Prag - Laut tschechischer Verfassung ist Premier Mirek Topolanek nach der verlorenen Misstrauensabstimmung verpflichtet, zum ehestmöglichen Termin Staatspräsident Vaclav Klaus die offizielle Demission des gesamten Kabinetts zu überreichen. Da er, Topolanek, am morgigen Mittwoch jedoch in Straßburg sei, werde er dies frühestens am Donnerstag machen können, bestätigte der Premier.

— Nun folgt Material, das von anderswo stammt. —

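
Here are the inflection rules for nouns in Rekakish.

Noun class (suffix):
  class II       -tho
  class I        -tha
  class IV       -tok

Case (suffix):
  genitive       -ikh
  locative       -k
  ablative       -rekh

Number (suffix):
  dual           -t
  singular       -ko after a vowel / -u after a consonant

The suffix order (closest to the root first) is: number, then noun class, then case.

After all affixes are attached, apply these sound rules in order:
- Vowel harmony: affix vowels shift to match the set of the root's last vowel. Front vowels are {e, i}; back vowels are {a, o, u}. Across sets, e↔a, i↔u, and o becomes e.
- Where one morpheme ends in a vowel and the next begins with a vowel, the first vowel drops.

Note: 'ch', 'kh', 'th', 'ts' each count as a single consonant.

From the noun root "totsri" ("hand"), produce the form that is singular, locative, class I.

Attach number singular -ko (after vowel 'i') → totsriko.
Attach noun class class I -tha → totsrikotha.
Attach case locative -k → totsrikothak.
Apply vowel harmony: totsrikothak → totsrikethek.
Vowel deletion: no change.

totsrikethek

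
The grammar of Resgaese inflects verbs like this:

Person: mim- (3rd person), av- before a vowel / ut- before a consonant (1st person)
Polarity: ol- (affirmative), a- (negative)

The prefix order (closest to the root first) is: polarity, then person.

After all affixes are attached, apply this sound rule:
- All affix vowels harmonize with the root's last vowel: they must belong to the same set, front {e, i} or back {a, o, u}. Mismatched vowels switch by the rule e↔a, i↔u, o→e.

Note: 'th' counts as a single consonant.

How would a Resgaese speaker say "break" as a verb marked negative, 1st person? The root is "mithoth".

avamithoth

Attach polarity negative a- → amithoth.
Attach person 1st person av- (before vowel 'a') → avamithoth.
Vowel harmony: no change.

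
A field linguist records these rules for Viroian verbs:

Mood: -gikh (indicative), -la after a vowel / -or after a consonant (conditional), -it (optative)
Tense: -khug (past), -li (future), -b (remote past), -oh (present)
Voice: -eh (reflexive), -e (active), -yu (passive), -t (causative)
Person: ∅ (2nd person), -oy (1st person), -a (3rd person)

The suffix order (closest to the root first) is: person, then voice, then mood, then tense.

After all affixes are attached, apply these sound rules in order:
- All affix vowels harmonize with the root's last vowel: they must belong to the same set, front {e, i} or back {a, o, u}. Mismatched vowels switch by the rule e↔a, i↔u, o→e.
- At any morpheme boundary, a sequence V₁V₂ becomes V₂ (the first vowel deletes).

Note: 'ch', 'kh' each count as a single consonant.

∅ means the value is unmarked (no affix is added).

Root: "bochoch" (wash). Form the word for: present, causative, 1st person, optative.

Attach person 1st person -oy → bochochoy.
Attach voice causative -t → bochochoyt.
Attach mood optative -it → bochochoytit.
Attach tense present -oh → bochochoytitoh.
Apply vowel harmony: bochochoytitoh → bochochoytutoh.
Vowel deletion: no change.

bochochoytutoh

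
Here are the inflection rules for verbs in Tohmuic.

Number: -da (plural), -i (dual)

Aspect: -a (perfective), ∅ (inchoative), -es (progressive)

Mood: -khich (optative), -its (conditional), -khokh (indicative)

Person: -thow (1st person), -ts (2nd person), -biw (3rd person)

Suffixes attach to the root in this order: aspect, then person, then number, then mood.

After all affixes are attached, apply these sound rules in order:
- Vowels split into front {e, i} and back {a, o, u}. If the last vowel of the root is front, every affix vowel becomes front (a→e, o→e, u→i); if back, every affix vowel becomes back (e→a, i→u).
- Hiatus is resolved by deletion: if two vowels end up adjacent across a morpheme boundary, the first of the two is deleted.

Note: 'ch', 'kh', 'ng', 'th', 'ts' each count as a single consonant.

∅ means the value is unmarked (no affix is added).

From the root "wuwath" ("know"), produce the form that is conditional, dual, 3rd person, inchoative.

wuwathbuwuts

aspect = inchoative: zero marking, form stays wuwath.
Attach person 3rd person -biw → wuwathbiw.
Attach number dual -i → wuwathbiwi.
Attach mood conditional -its → wuwathbiwiits.
Apply vowel harmony: wuwathbiwiits → wuwathbuwuuts.
Apply vowel deletion: wuwathbuwuuts → wuwathbuwuts.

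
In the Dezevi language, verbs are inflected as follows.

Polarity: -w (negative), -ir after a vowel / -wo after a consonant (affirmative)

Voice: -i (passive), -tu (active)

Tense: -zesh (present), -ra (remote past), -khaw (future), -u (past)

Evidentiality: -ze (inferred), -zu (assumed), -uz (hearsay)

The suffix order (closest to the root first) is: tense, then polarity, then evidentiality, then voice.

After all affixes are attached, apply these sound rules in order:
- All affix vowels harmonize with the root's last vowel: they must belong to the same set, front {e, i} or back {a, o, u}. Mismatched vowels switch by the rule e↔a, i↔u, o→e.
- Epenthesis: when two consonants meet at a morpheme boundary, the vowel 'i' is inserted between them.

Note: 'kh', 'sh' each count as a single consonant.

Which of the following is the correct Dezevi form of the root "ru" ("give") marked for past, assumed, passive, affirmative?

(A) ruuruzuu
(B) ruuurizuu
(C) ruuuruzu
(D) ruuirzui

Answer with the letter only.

B

Attach tense past -u → ruu.
Attach polarity affirmative -ir (after vowel 'u') → ruuir.
Attach evidentiality assumed -zu → ruuirzu.
Attach voice passive -i → ruuirzui.
Apply vowel harmony: ruuirzui → ruuurzuu.
Apply epenthesis: ruuurzuu → ruuurizuu.
So the correct form is ruuurizuu, option (B).
(D) ruuirzui is wrong: it fails to apply the sound rule(s).
(A) ruuruzuu is wrong: it has the affixes in the wrong order.
(C) ruuuruzu is wrong: it uses hearsay instead of assumed for evidentiality.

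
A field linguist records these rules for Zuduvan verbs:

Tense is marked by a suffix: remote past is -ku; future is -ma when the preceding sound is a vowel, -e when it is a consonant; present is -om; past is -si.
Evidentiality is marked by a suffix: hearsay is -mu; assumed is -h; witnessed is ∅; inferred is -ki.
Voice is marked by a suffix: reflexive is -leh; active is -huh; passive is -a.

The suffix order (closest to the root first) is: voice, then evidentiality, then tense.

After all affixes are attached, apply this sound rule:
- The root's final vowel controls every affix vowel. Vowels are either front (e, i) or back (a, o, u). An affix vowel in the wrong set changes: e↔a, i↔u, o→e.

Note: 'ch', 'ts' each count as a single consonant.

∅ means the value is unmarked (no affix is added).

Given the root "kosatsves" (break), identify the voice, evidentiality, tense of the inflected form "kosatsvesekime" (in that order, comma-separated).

Segment: kosatsves-a-ki-ma.
voice: -a → passive.
evidentiality: -ki → inferred.
tense: -ma/e → future.

passive, inferred, future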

Danach sollte das Staatsoberhaupt einem Politiker einen neuen Auftrag zur Regierungsbildung erteilen. Es muss nicht unbedingt der Wahlsieger sein, auch wenn dies bisher in Tschechien Tradition war. Topolanek beharrt aber darauf, dass er immer noch der Chef der stärksten Partei im Abgeordnetenhaus ist, so dass er diesen Auftrag nach eigenen Worten nun auch erwartet. Dabei sind Klaus in diesem Prozess in der Verfassung keine Fristen vorgeschrieben. Er könnte mit dem Auftrag theoretisch auch Wochen oder Monate zögern.

Kabinett in Demission

Die bisherige Regierung kann unterdessen als Kabinett in Demission weiter amtieren. Damit rechnet auch der Chef der oppositionellen Sozialdemokraten (CSSD) Jiri Paroubek, der meinte, dass Topolaneks Regierung bis Ende des laufenden tschechischen EU-Vorsitzes im Amt bleiben sollte.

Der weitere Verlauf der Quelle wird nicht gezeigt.